The Acrobat PDFWriter is a relic of older versions of Acrobat. In fact,
it is no longer installed by default in the "easy install" or the
"typical install" of Acrobat 5. It hasn't really be updated since
Acrobat 3 and only supports PDF 1.2. It is a GDI (Windows) / QuickDraw
(MacOS) driver that directly generates PDF without any intermediary
PostScript. Since it is not a PostScript printer driver, applications
cannot pass through EPS graphics and/or PDFMark information (used for a
wide variety of purposes by FrameMaker). For EPS graphics, most
applications will send the low resolution TIFF (or PICT) EPS header in
lieu of the PostScript text, if they send anything at all, to the driver.
Forget about links, structure, or any other PDF "goodies." Expect that
PDFWriter will fully "bite the dust" in the next major version of Acrobat.

SO HOW DO I GENERATE PDF FILES FROM FRAMEMAKER 6 & EARLIER?

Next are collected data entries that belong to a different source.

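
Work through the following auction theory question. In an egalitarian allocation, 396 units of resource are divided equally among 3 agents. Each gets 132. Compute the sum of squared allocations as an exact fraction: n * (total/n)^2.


Step 1: Each agent's share = 396/3 = 132
Step 2: Square of each share = (132)^2 = 17424
Step 3: Sum of squares = 3 * 17424 = 52272

52272


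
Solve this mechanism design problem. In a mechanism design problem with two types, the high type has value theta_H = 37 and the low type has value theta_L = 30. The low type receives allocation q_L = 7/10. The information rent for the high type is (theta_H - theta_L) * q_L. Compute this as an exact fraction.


Step 1: theta_H - theta_L = 37 - 30 = 7
Step 2: Information rent = (theta_H - theta_L) * q_L
Step 3: = 7 * 7/10
Step 4: = 49/10

49/10


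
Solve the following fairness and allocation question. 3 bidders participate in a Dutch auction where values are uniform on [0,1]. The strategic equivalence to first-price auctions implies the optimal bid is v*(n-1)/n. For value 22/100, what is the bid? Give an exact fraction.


Step 1: Dutch auctions are strategically equivalent to first-price auctions
Step 2: The equilibrium bid is b(v) = v*(n-1)/n
Step 3: b = 11/50 * 2/3
Step 4: b = 11/75

11/75


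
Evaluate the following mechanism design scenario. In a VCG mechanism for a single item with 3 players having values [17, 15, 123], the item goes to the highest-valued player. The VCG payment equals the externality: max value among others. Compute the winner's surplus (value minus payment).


Step 1: The winner is the agent with the highest value: agent 2 with value 123
Step 2: Values of other agents: [17, 15]
Step 3: VCG payment = max of others' values = 17
Step 4: Surplus = 123 - 17 = 106

106


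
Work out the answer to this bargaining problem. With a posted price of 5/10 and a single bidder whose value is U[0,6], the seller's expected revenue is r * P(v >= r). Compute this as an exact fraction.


Step 1: Posted price r = 1/2, value support [0,6]
Step 2: P(v >= r) = (6 - 1/2)/6 = 11/12
Step 3: Expected revenue = r * P(v >= r) = 1/2 * 11/12
Step 4: Revenue = 11/24

11/24


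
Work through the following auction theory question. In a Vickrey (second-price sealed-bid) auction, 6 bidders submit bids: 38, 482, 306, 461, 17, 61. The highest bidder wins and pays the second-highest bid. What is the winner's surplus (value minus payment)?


Step 1: Sort bids in descending order: 482, 461, 306, 61, 38, 17
Step 2: The winning bid is the highest: 482
Step 3: The payment equals the second-highest bid: 461
Step 4: Surplus = winner's bid - payment = 482 - 461 = 21

21


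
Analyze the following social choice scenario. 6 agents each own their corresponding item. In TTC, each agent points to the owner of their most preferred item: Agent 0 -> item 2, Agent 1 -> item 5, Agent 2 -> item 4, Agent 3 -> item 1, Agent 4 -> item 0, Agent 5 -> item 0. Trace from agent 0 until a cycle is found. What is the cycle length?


Step 1: Trace the pointer graph from agent 0: 0 -> 2 -> 4 -> 0
Step 2: A cycle is detected when we revisit agent 0
Step 3: The cycle is: 0 -> 2 -> 4 -> 0
Step 4: Cycle length = 3

3


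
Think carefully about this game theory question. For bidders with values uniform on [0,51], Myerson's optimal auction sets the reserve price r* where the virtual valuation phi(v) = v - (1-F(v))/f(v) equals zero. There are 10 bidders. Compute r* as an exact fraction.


Step 1: For U[0,51], F(v) = v/51 and f(v) = 1/51
Step 2: phi(v) = v - (1 - v/51)/(1/51) = v - (51 - v) = 2v - 51
Step 3: Set phi(r*) = 0: 2r* - 51 = 0
Step 4: r* = 51/2 (the number of bidders n = 10 does not enter)

51/2


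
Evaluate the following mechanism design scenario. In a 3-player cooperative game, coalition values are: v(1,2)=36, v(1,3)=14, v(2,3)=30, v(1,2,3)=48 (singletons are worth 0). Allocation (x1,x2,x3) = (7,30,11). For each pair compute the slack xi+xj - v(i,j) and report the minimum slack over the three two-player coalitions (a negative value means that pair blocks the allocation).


Step 1: Slack for coalition (1,2): x1+x2 - v12 = 37 - 36 = 1
Step 2: Slack for coalition (1,3): x1+x3 - v13 = 18 - 14 = 4
Step 3: Slack for coalition (2,3): x2+x3 - v23 = 41 - 30 = 11
Step 4: Minimum slack = min(1, 4, 11) = 1, attained by (1,2); no pair can gain by deviating, so the allocation is in the core

1


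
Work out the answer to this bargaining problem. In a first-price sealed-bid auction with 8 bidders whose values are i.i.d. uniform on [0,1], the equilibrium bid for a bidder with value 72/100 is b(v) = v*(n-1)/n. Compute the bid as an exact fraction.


Step 1: The symmetric BNE bidding function is b(v) = v * (n-1) / n
Step 2: Substitute v = 18/25 and n = 8
Step 3: b = 18/25 * 7/8
Step 4: b = 63/100

63/100


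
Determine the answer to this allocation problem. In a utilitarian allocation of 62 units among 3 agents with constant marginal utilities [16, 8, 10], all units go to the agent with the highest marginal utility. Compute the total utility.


Step 1: The marginal utilities are [16, 8, 10]
Step 2: The highest marginal utility is 16
Step 3: All 62 units go to that agent
Step 4: Total utility = 16 * 62 = 992

992


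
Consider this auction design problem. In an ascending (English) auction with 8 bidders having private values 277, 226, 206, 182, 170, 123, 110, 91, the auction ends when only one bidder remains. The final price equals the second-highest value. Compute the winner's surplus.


Step 1: Identify the highest value: 277
Step 2: Identify the second-highest value: 226
Step 3: The final price = second-highest value = 226
Step 4: Surplus = 277 - 226 = 51

51


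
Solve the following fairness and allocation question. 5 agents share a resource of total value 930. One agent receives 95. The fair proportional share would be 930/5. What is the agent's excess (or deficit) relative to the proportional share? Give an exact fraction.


Step 1: Proportional share = 930/5 = 186
Step 2: Agent's actual allocation = 95
Step 3: Excess = 95 - 186 = -91

-91


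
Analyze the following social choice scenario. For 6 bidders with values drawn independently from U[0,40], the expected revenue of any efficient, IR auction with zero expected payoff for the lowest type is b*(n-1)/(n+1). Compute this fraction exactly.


Step 1: By Revenue Equivalence, expected revenue = b*(n-1)/(n+1)
Step 2: Substituting n = 6, b = 40
Step 3: Revenue = 40*(6-1)/(6+1) = 40*5/7
Step 4: Revenue = 200/7

200/7


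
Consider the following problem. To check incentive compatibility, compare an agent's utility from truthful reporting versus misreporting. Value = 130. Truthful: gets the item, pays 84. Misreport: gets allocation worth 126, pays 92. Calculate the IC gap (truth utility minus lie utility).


Step 1: U(truth) = value - payment = 130 - 84 = 46
Step 2: U(lie) = allocation - payment = 126 - 92 = 34
Step 3: IC gap = 46 - 34 = 12

12


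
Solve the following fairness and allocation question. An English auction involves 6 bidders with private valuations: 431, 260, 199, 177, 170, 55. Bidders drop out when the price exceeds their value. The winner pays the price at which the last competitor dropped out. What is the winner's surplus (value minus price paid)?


Step 1: Identify the highest value: 431
Step 2: Identify the second-highest value: 260
Step 3: The final price = second-highest value = 260
Step 4: Surplus = 431 - 260 = 171

171


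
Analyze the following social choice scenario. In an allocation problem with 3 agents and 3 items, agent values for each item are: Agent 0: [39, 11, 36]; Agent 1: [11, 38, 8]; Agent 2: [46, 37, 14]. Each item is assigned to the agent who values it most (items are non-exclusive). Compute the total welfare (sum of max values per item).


Step 1: For each item, find the maximum value among all agents.
Step 2: Item 0 -> Agent 2 (value 46)
Step 3: Item 1 -> Agent 1 (value 38)
Step 4: Item 2 -> Agent 0 (value 36)
Step 5: Total welfare = 46 + 38 + 36 = 120

120


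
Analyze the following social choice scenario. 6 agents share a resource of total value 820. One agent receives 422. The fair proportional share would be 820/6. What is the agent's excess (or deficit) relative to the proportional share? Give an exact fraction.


Step 1: Proportional share = 820/6 = 410/3
Step 2: Agent's actual allocation = 422
Step 3: Excess = 422 - 410/3 = 856/3

856/3


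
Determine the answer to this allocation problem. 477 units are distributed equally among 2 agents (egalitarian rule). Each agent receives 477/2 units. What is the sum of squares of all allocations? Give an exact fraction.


Step 1: Each agent's share = 477/2
Step 2: Square of each share = (477/2)^2 = 227529/4
Step 3: Sum of squares = 2 * 227529/4 = 227529/2

227529/2


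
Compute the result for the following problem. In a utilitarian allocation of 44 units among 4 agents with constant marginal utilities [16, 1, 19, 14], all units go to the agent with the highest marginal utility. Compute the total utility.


Step 1: The marginal utilities are [16, 1, 19, 14]
Step 2: The highest marginal utility is 19
Step 3: All 44 units go to that agent
Step 4: Total utility = 19 * 44 = 836

836


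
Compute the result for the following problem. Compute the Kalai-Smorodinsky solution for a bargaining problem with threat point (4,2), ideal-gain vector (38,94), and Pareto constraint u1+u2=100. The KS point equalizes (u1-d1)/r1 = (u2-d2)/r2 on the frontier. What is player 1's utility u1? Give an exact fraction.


Step 1: At the KS point, (u1-d1)/r1 = (u2-d2)/r2 = t and u1+u2 = 100
Step 2: u1 = d1 + r1*t and u2 = d2 + r2*t, so (d1 + r1*t) + (d2 + r2*t) = 100
Step 3: t = (100 - 4 - 2)/(38 + 94) = 94/132 = 47/66
Step 4: u1 = d1 + r1*t = 4 + 38 * 47/66 = 1025/33
Step 5: (Check: u2 = d2 + r2*t = 2275/33; u1+u2 = 1025/33 + 2275/33 = 100, on the frontier.)

1025/33


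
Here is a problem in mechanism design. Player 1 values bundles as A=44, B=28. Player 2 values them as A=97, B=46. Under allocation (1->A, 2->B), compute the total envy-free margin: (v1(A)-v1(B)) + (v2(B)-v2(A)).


Step 1: Player 1's margin = v1(A) - v1(B) = 44 - 28 = 16
Step 2: Player 2's margin = v2(B) - v2(A) = 46 - 97 = -51
Step 3: Total margin = 16 + -51 = -35

-35


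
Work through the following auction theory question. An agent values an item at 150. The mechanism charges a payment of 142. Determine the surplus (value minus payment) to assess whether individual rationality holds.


Step 1: Surplus = value - payment = 150 - 142 = 8
Step 2: IR is satisfied (surplus >= 0)

8


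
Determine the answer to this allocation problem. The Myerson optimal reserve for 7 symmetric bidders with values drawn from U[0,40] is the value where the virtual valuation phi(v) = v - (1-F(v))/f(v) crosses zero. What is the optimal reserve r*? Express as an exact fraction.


Step 1: For U[0,40], F(v) = v/40 and f(v) = 1/40
Step 2: phi(v) = v - (1 - v/40)/(1/40) = v - (40 - v) = 2v - 40
Step 3: Set phi(r*) = 0: 2r* - 40 = 0
Step 4: r* = 40/2 = 20 (the number of bidders n = 7 does not enter)

20


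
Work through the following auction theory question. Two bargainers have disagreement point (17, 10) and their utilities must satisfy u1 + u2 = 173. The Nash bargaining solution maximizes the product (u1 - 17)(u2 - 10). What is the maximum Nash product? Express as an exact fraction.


Step 1: The Nash solution splits surplus symmetrically above the disagreement point
Step 2: u1 = (total + d1 - d2)/2 = (173 + 17 - 10)/2 = 90
Step 3: u2 = (total - d1 + d2)/2 = (173 - 17 + 10)/2 = 83
Step 4: Nash product = (90 - 17) * (83 - 10)
Step 5: = 73 * 73 = 5329

5329


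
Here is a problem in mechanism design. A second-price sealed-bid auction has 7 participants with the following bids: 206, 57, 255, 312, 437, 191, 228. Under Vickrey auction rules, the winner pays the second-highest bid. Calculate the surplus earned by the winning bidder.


Step 1: Sort bids in descending order: 437, 312, 255, 228, 206, 191, 57
Step 2: The winning bid is the highest: 437
Step 3: The payment equals the second-highest bid: 312
Step 4: Surplus = winner's bid - payment = 437 - 312 = 125

125


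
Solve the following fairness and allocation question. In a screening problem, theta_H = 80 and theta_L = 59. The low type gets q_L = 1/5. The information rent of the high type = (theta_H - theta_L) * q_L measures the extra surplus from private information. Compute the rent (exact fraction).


Step 1: theta_H - theta_L = 80 - 59 = 21
Step 2: Information rent = (theta_H - theta_L) * q_L
Step 3: = 21 * 1/5
Step 4: = 21/5

21/5


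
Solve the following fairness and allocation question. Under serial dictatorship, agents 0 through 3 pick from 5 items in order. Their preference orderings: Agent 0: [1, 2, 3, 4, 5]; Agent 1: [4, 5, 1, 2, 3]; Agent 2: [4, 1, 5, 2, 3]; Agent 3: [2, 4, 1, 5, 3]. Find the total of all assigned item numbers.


Step 1: Agent 0 picks item 1
Step 2: Agent 1 picks item 4
Step 3: Agent 2 picks item 5
Step 4: Agent 3 picks item 2
Step 5: Sum = 1 + 4 + 5 + 2 = 12

12


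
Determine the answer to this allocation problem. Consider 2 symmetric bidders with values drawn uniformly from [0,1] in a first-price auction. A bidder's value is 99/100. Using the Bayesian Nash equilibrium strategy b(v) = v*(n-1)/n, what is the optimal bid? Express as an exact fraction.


Step 1: The symmetric BNE bidding function is b(v) = v * (n-1) / n
Step 2: Substitute v = 99/100 and n = 2
Step 3: b = 99/100 * 1/2
Step 4: b = 99/200

99/200


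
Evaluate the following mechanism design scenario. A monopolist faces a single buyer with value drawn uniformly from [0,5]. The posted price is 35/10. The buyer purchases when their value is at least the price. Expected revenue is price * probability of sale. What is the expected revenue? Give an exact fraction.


Step 1: Posted price r = 7/2, value support [0,5]
Step 2: P(v >= r) = (5 - 7/2)/5 = 3/10
Step 3: Expected revenue = r * P(v >= r) = 7/2 * 3/10
Step 4: Revenue = 21/20

21/20


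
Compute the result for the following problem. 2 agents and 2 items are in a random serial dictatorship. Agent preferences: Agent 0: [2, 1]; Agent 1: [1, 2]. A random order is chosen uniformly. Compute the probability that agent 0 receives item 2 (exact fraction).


Step 1: Agent 0 wants item 2
Step 2: There are 2 possible orderings of agents
Step 3: In 2 orderings, agent 0 gets item 2
Step 4: Probability = 2/2 = 1

1


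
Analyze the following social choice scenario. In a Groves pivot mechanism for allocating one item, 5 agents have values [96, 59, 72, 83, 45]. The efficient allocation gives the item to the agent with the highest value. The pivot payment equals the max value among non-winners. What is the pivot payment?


Step 1: The efficient winner is agent 0 with value 96
Step 2: Other agents' values: [59, 72, 83, 45]
Step 3: Pivot payment = max(others) = 83
Step 4: The winner pays 83

83


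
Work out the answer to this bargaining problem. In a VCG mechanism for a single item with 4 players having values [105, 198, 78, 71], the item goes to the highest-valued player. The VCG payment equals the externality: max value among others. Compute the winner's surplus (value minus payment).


Step 1: The winner is the agent with the highest value: agent 1 with value 198
Step 2: Values of other agents: [105, 78, 71]
Step 3: VCG payment = max of others' values = 105
Step 4: Surplus = 198 - 105 = 93

93


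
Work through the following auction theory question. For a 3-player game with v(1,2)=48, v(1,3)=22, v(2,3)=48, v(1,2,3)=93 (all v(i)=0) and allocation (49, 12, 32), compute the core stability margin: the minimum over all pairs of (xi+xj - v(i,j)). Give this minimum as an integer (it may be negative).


Step 1: Slack for coalition (1,2): x1+x2 - v12 = 61 - 48 = 13
Step 2: Slack for coalition (1,3): x1+x3 - v13 = 81 - 22 = 59
Step 3: Slack for coalition (2,3): x2+x3 - v23 = 44 - 48 = -4
Step 4: Minimum slack = min(13, 59, -4) = -4, attained by (2,3); coalition (2,3) can block (slack < 0), so the allocation is not in the core

-4


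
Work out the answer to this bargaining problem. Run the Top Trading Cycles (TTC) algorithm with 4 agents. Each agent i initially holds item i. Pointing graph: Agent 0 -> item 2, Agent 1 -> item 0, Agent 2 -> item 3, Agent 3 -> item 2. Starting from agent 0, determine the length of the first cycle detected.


Step 1: Trace the pointer graph from agent 0: 0 -> 2 -> 3 -> 2
Step 2: A cycle is detected when we revisit agent 2
Step 3: The cycle is: 2 -> 3 -> 2
Step 4: Cycle length = 2

2


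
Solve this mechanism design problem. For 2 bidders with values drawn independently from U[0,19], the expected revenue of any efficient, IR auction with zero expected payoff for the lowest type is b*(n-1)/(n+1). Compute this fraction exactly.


Step 1: By Revenue Equivalence, expected revenue = b*(n-1)/(n+1)
Step 2: Substituting n = 2, b = 19
Step 3: Revenue = 19*(2-1)/(2+1) = 19*1/3
Step 4: Revenue = 19/3

19/3


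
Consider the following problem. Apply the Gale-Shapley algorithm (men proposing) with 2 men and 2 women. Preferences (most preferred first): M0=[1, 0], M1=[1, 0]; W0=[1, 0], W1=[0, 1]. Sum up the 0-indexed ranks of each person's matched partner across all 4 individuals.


Step 1: Run Gale-Shapley (men propose, women hold best offer):
  M0 proposes to W1; she accepts
  M1 proposes to W1; rejected
  M1 proposes to W0; she accepts
Step 2: Final matching: W0-M1, W1-M0
Step 3: 0-indexed ranks (man's rank of his match, then woman's): 1 + 0 + 0 + 0
Step 4: Total rank sum = 1

1


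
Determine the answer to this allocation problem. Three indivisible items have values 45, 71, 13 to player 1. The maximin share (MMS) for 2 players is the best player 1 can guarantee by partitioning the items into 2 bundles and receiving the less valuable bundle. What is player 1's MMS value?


Step 1: Item values = 45, 71, 13
Step 2: Enumerate all 2-bundle partitions and take the smaller bundle:
  Partition 1: {45} vs {71,13} -> bundles 45, 84; min = 45
  Partition 2: {71} vs {45,13} -> bundles 71, 58; min = 58
  Partition 3: {13} vs {45,71} -> bundles 13, 116; min = 13
Step 3: MMS = max(45, 58, 13) = 58

58


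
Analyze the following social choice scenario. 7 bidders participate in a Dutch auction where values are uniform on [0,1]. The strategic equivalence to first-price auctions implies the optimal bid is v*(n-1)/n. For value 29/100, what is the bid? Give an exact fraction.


Step 1: Dutch auctions are strategically equivalent to first-price auctions
Step 2: The equilibrium bid is b(v) = v*(n-1)/n
Step 3: b = 29/100 * 6/7
Step 4: b = 87/350

87/350


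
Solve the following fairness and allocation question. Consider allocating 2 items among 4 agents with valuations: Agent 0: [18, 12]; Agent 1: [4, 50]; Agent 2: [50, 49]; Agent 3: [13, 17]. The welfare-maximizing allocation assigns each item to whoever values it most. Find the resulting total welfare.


Step 1: For each item, find the maximum value among all agents.
Step 2: Item 0 -> Agent 2 (value 50)
Step 3: Item 1 -> Agent 1 (value 50)
Step 4: Total welfare = 50 + 50 = 100

100


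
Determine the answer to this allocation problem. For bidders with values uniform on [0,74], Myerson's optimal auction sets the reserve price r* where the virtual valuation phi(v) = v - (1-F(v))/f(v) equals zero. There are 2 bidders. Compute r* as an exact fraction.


Step 1: For U[0,74], F(v) = v/74 and f(v) = 1/74
Step 2: phi(v) = v - (1 - v/74)/(1/74) = v - (74 - v) = 2v - 74
Step 3: Set phi(r*) = 0: 2r* - 74 = 0
Step 4: r* = 74/2 = 37 (the number of bidders n = 2 does not enter)

37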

The ONLY method that is really reliable for producing PDF files with
FrameMaker 6 and earlier requires the generation of PostScript via a
properly set printer driver instance associated with the Acrobat
Distiller PPD and distillation of the resultant PostScript by Acrobat
Distiller.

Case 1:  FrameMaker and the Full Acrobat 4.05 or Acrobat 5.0x Products

PDF file from a "chapter" -- print directly to the Acrobat Distiller
printer instance (Windows) or the Create Adobe PDF desktop printer
(MacOS) already installed by Acrobat. If you check the "Acrobat data"
option, then make sure to UNcheck the "print to file" option that gets
set at the same time. As a result, the driver will automatically send the
generated PostScript to the Distiller for you and delete the intermediate
PostScript when done.

PDF file from a "book" -- print directly to the Acrobat Distiller printer
instance with the "print to file" option checked (Windows) or the Virtual
Printer desktop printer (MacOS) associated with the Distiller PPD (see
details below under Case 2/MacOS). You will need to manually process the
resultant PostScript file through the Distiller (or use a "watched folder"
arrangement).

In both the above sub-cases, the default driver options generally will be
OK, but check on paper size and communication protocol (Use pure binary,
not ASCII, for optimal performance AND no CTRL-D characters under Windows.
Make sure to set Level 3 only and Binary under MacOS. Font inclusion "All"
for Acrobat 4.05 and "None" for Acrobat 5 under MacOS.). With Acrobat 4.05,
make sure you preset the Distiller to use the joboptions you want. With
Acrobat 5, you can set this on a job-by-job basis via the driver printer
setup interface (or print dialog on MacOS).

Case 2:  FrameMaker 6 and the Bundled Acrobat 4.05 Distiller

Windows -- Create a new printer driver instance using the latest version
of the Adobe Universal PostScript Driver Installer, downloadable from
Adobe's web site AND the Acrobat Distiller PPD file (located in the XTRAS
subdirectory of the Distiller directory). This driver instance should be
set to print to the local port named "FILE:". Name this driver instance as
"Acrobat Distiller". The default driver options generally will be OK, but
check on paper size and communication protocol (use pure binary, not ASCII,
for optimal performance AND no CTRL-D characters). Make sure you preset
the Distiller to use the joboptions you want. Print directly to this
Acrobat Distiller printer instance. Make sure that the "print to file"
option is checked. You will need to manually process the resultant
PostScript file through the Distiller (or use a "watched folder"
arrangement).

MacOS -- Install the latest version of AdobePS 8.7.x, downloadable from
Adobe's web site. In FrameMaker, go to Page Setup and select the "Virtual
Printer" and go to the "Virtual Printer" window pane. Select the Acrobat
Distiller PPD file (located in the XTRAS subfolder of the Distiller folder).
Print directly to the "Virtual Printer" (Make sure to set Level 3 only,
Binary, and font inclusion "All".). Make sure you preset the Distiller to
use the joboptions you want. You will need to manually process the resultant
PostScript file through the Distiller (or use a "watched folder" arrangement).

Case 3:  Acrobat 3

Acrobat 3 is not officially supported for the latest OS versions and I
personally would no longer recommend its use for generation of PDF files
given that Acrobat 5.0.5 is the current version of Acrobat.